End user perspectives on design and conduct of health-related disaster research

Abstract

Individuals and communities are the intended beneficiaries of disaster research, and are ideally positioned to inform research aims, methods, desirable outcomes and implementation strategies. However, it can be challenging for researchers more familiar with quantitative methods to engage end users in study design and conduct. In an attempt to break down barriers involving end users in health-related disaster research, we outline how our research team conducted community consultations in the early stages of a bushfire-focussed health study, what we found and how this influenced our subsequent research. Participants (n = 76) were recruited by convenience sampling from five communities- one rural community which had direct experience of bushfire 5–10 years ago (n = 9), three communities located in high bushfire risk areas (n = 47) and one community in an urban centre (n = 20).
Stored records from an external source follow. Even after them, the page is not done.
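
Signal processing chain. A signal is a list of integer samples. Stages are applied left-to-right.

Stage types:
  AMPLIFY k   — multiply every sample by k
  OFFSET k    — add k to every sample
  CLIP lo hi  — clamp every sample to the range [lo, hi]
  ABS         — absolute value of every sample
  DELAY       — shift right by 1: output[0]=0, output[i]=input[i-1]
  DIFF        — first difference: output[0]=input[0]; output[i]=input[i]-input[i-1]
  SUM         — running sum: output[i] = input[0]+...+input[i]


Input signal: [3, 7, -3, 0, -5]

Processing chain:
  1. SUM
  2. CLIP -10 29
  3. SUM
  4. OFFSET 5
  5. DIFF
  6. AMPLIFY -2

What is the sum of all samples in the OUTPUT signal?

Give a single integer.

Input: [3, 7, -3, 0, -5]
Stage 1 (SUM): sum[0..0]=3, sum[0..1]=10, sum[0..2]=7, sum[0..3]=7, sum[0..4]=2 -> [3, 10, 7, 7, 2]
Stage 2 (CLIP -10 29): clip(3,-10,29)=3, clip(10,-10,29)=10, clip(7,-10,29)=7, clip(7,-10,29)=7, clip(2,-10,29)=2 -> [3, 10, 7, 7, 2]
Stage 3 (SUM): sum[0..0]=3, sum[0..1]=13, sum[0..2]=20, sum[0..3]=27, sum[0..4]=29 -> [3, 13, 20, 27, 29]
Stage 4 (OFFSET 5): 3+5=8, 13+5=18, 20+5=25, 27+5=32, 29+5=34 -> [8, 18, 25, 32, 34]
Stage 5 (DIFF): s[0]=8, 18-8=10, 25-18=7, 32-25=7, 34-32=2 -> [8, 10, 7, 7, 2]
Stage 6 (AMPLIFY -2): 8*-2=-16, 10*-2=-20, 7*-2=-14, 7*-2=-14, 2*-2=-4 -> [-16, -20, -14, -14, -4]
Output sum: -68

Answer: -68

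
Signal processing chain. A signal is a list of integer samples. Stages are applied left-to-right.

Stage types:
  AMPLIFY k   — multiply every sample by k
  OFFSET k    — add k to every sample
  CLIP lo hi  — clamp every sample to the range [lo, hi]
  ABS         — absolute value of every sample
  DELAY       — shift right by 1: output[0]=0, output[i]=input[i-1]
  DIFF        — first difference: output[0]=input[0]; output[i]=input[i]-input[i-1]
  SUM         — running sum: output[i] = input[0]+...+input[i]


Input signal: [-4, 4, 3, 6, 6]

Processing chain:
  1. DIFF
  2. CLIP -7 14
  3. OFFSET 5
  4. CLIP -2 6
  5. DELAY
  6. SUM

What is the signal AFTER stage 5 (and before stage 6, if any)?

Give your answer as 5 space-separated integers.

Answer: 0 1 6 4 6

Derivation:
Input: [-4, 4, 3, 6, 6]
Stage 1 (DIFF): s[0]=-4, 4--4=8, 3-4=-1, 6-3=3, 6-6=0 -> [-4, 8, -1, 3, 0]
Stage 2 (CLIP -7 14): clip(-4,-7,14)=-4, clip(8,-7,14)=8, clip(-1,-7,14)=-1, clip(3,-7,14)=3, clip(0,-7,14)=0 -> [-4, 8, -1, 3, 0]
Stage 3 (OFFSET 5): -4+5=1, 8+5=13, -1+5=4, 3+5=8, 0+5=5 -> [1, 13, 4, 8, 5]
Stage 4 (CLIP -2 6): clip(1,-2,6)=1, clip(13,-2,6)=6, clip(4,-2,6)=4, clip(8,-2,6)=6, clip(5,-2,6)=5 -> [1, 6, 4, 6, 5]
Stage 5 (DELAY): [0, 1, 6, 4, 6] = [0, 1, 6, 4, 6] -> [0, 1, 6, 4, 6]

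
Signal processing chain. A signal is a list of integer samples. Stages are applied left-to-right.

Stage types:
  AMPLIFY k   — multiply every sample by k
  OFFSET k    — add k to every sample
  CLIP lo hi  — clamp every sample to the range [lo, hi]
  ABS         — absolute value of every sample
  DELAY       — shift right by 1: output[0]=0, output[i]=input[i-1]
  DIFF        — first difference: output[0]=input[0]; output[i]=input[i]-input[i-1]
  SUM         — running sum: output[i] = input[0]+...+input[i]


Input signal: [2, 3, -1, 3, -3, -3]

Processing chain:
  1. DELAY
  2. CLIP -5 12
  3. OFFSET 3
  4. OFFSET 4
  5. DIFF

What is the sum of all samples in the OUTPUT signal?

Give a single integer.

Input: [2, 3, -1, 3, -3, -3]
Stage 1 (DELAY): [0, 2, 3, -1, 3, -3] = [0, 2, 3, -1, 3, -3] -> [0, 2, 3, -1, 3, -3]
Stage 2 (CLIP -5 12): clip(0,-5,12)=0, clip(2,-5,12)=2, clip(3,-5,12)=3, clip(-1,-5,12)=-1, clip(3,-5,12)=3, clip(-3,-5,12)=-3 -> [0, 2, 3, -1, 3, -3]
Stage 3 (OFFSET 3): 0+3=3, 2+3=5, 3+3=6, -1+3=2, 3+3=6, -3+3=0 -> [3, 5, 6, 2, 6, 0]
Stage 4 (OFFSET 4): 3+4=7, 5+4=9, 6+4=10, 2+4=6, 6+4=10, 0+4=4 -> [7, 9, 10, 6, 10, 4]
Stage 5 (DIFF): s[0]=7, 9-7=2, 10-9=1, 6-10=-4, 10-6=4, 4-10=-6 -> [7, 2, 1, -4, 4, -6]
Output sum: 4

Answer: 4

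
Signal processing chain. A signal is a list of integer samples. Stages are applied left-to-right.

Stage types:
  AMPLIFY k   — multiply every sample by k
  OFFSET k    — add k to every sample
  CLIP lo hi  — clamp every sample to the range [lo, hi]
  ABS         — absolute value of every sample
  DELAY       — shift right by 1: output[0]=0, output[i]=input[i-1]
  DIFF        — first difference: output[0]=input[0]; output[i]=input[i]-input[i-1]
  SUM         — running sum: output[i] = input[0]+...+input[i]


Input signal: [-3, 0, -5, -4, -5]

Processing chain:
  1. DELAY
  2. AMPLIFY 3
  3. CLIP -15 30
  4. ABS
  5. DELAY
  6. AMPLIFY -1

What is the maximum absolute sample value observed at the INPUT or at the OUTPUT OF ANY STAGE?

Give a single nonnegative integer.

Answer: 15

Derivation:
Input: [-3, 0, -5, -4, -5] (max |s|=5)
Stage 1 (DELAY): [0, -3, 0, -5, -4] = [0, -3, 0, -5, -4] -> [0, -3, 0, -5, -4] (max |s|=5)
Stage 2 (AMPLIFY 3): 0*3=0, -3*3=-9, 0*3=0, -5*3=-15, -4*3=-12 -> [0, -9, 0, -15, -12] (max |s|=15)
Stage 3 (CLIP -15 30): clip(0,-15,30)=0, clip(-9,-15,30)=-9, clip(0,-15,30)=0, clip(-15,-15,30)=-15, clip(-12,-15,30)=-12 -> [0, -9, 0, -15, -12] (max |s|=15)
Stage 4 (ABS): |0|=0, |-9|=9, |0|=0, |-15|=15, |-12|=12 -> [0, 9, 0, 15, 12] (max |s|=15)
Stage 5 (DELAY): [0, 0, 9, 0, 15] = [0, 0, 9, 0, 15] -> [0, 0, 9, 0, 15] (max |s|=15)
Stage 6 (AMPLIFY -1): 0*-1=0, 0*-1=0, 9*-1=-9, 0*-1=0, 15*-1=-15 -> [0, 0, -9, 0, -15] (max |s|=15)
Overall max amplitude: 15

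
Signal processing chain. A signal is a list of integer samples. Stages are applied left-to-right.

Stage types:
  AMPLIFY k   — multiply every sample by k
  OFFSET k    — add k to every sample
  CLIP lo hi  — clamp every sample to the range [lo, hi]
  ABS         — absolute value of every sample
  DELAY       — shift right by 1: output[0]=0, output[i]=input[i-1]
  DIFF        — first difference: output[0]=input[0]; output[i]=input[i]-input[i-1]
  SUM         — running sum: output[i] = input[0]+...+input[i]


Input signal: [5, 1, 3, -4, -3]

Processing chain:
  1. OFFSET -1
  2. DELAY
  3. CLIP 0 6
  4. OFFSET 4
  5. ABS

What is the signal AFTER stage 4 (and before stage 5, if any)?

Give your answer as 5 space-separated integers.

Input: [5, 1, 3, -4, -3]
Stage 1 (OFFSET -1): 5+-1=4, 1+-1=0, 3+-1=2, -4+-1=-5, -3+-1=-4 -> [4, 0, 2, -5, -4]
Stage 2 (DELAY): [0, 4, 0, 2, -5] = [0, 4, 0, 2, -5] -> [0, 4, 0, 2, -5]
Stage 3 (CLIP 0 6): clip(0,0,6)=0, clip(4,0,6)=4, clip(0,0,6)=0, clip(2,0,6)=2, clip(-5,0,6)=0 -> [0, 4, 0, 2, 0]
Stage 4 (OFFSET 4): 0+4=4, 4+4=8, 0+4=4, 2+4=6, 0+4=4 -> [4, 8, 4, 6, 4]

Answer: 4 8 4 6 4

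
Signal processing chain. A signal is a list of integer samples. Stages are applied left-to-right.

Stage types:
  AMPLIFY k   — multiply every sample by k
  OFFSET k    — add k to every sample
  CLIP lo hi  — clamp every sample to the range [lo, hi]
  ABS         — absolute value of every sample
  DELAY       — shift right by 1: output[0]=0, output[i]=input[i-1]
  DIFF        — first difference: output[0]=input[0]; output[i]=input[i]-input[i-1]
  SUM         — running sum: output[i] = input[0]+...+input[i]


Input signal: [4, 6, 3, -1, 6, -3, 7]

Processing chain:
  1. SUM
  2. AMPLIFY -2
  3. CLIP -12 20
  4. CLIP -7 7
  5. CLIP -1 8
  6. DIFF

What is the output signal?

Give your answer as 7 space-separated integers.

Answer: -1 0 0 0 0 0 0

Derivation:
Input: [4, 6, 3, -1, 6, -3, 7]
Stage 1 (SUM): sum[0..0]=4, sum[0..1]=10, sum[0..2]=13, sum[0..3]=12, sum[0..4]=18, sum[0..5]=15, sum[0..6]=22 -> [4, 10, 13, 12, 18, 15, 22]
Stage 2 (AMPLIFY -2): 4*-2=-8, 10*-2=-20, 13*-2=-26, 12*-2=-24, 18*-2=-36, 15*-2=-30, 22*-2=-44 -> [-8, -20, -26, -24, -36, -30, -44]
Stage 3 (CLIP -12 20): clip(-8,-12,20)=-8, clip(-20,-12,20)=-12, clip(-26,-12,20)=-12, clip(-24,-12,20)=-12, clip(-36,-12,20)=-12, clip(-30,-12,20)=-12, clip(-44,-12,20)=-12 -> [-8, -12, -12, -12, -12, -12, -12]
Stage 4 (CLIP -7 7): clip(-8,-7,7)=-7, clip(-12,-7,7)=-7, clip(-12,-7,7)=-7, clip(-12,-7,7)=-7, clip(-12,-7,7)=-7, clip(-12,-7,7)=-7, clip(-12,-7,7)=-7 -> [-7, -7, -7, -7, -7, -7, -7]
Stage 5 (CLIP -1 8): clip(-7,-1,8)=-1, clip(-7,-1,8)=-1, clip(-7,-1,8)=-1, clip(-7,-1,8)=-1, clip(-7,-1,8)=-1, clip(-7,-1,8)=-1, clip(-7,-1,8)=-1 -> [-1, -1, -1, -1, -1, -1, -1]
Stage 6 (DIFF): s[0]=-1, -1--1=0, -1--1=0, -1--1=0, -1--1=0, -1--1=0, -1--1=0 -> [-1, 0, 0, 0, 0, 0, 0]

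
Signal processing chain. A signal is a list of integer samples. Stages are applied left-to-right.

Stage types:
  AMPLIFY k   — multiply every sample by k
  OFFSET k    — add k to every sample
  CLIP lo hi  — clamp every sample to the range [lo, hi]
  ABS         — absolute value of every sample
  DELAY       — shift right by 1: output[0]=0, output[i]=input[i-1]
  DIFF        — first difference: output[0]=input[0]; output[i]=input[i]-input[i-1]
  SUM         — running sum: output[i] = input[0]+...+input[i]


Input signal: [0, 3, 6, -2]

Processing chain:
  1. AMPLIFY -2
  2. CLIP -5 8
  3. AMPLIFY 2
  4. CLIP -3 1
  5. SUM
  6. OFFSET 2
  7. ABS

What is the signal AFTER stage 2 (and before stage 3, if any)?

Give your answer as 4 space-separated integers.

Input: [0, 3, 6, -2]
Stage 1 (AMPLIFY -2): 0*-2=0, 3*-2=-6, 6*-2=-12, -2*-2=4 -> [0, -6, -12, 4]
Stage 2 (CLIP -5 8): clip(0,-5,8)=0, clip(-6,-5,8)=-5, clip(-12,-5,8)=-5, clip(4,-5,8)=4 -> [0, -5, -5, 4]

Answer: 0 -5 -5 4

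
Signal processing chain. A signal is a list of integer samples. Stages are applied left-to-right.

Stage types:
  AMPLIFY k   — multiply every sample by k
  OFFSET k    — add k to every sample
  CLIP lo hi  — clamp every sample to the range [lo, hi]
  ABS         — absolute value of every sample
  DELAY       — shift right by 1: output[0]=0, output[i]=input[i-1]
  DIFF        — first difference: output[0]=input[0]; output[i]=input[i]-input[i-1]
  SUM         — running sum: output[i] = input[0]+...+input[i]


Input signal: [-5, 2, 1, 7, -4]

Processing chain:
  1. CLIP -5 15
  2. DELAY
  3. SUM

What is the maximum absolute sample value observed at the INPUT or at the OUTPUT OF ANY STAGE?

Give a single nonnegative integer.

Answer: 7

Derivation:
Input: [-5, 2, 1, 7, -4] (max |s|=7)
Stage 1 (CLIP -5 15): clip(-5,-5,15)=-5, clip(2,-5,15)=2, clip(1,-5,15)=1, clip(7,-5,15)=7, clip(-4,-5,15)=-4 -> [-5, 2, 1, 7, -4] (max |s|=7)
Stage 2 (DELAY): [0, -5, 2, 1, 7] = [0, -5, 2, 1, 7] -> [0, -5, 2, 1, 7] (max |s|=7)
Stage 3 (SUM): sum[0..0]=0, sum[0..1]=-5, sum[0..2]=-3, sum[0..3]=-2, sum[0..4]=5 -> [0, -5, -3, -2, 5] (max |s|=5)
Overall max amplitude: 7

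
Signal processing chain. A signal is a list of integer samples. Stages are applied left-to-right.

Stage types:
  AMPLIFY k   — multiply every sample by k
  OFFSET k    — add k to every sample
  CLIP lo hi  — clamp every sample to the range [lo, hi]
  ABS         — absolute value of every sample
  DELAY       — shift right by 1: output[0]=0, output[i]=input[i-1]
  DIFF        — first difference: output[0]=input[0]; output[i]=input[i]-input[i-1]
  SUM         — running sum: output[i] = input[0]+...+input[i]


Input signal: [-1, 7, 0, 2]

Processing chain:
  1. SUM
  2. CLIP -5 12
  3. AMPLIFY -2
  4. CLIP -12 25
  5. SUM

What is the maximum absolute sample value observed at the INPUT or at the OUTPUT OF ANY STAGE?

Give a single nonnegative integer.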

Participants provided their perspectives on previous experiences of research participation and/or priorities/concerns about future health-related disaster research in two custom survey instruments and a focus group. Data analysis using conventional content analysis revealed four themes- 1) the importance of a holistic view of health that encompasses mental, physical, and social wellbeing; 2) appropriate study design/conduct with emphasis on inclusivity, scientific rigor, sensitivity to participants’ needs/circumstances, minimised participant burden and responsiveness to participant feedback; 3) clear and regular communication; and 4) practical, participant-focussed study outcomes. We describe how these findings shaped the design of our subsequent prospective, longitudinal health-focussed disaster research study (the ISLAND Resilience Initiative). This work may support participant engagement in future research studies focused on end user needs following disaster experiences.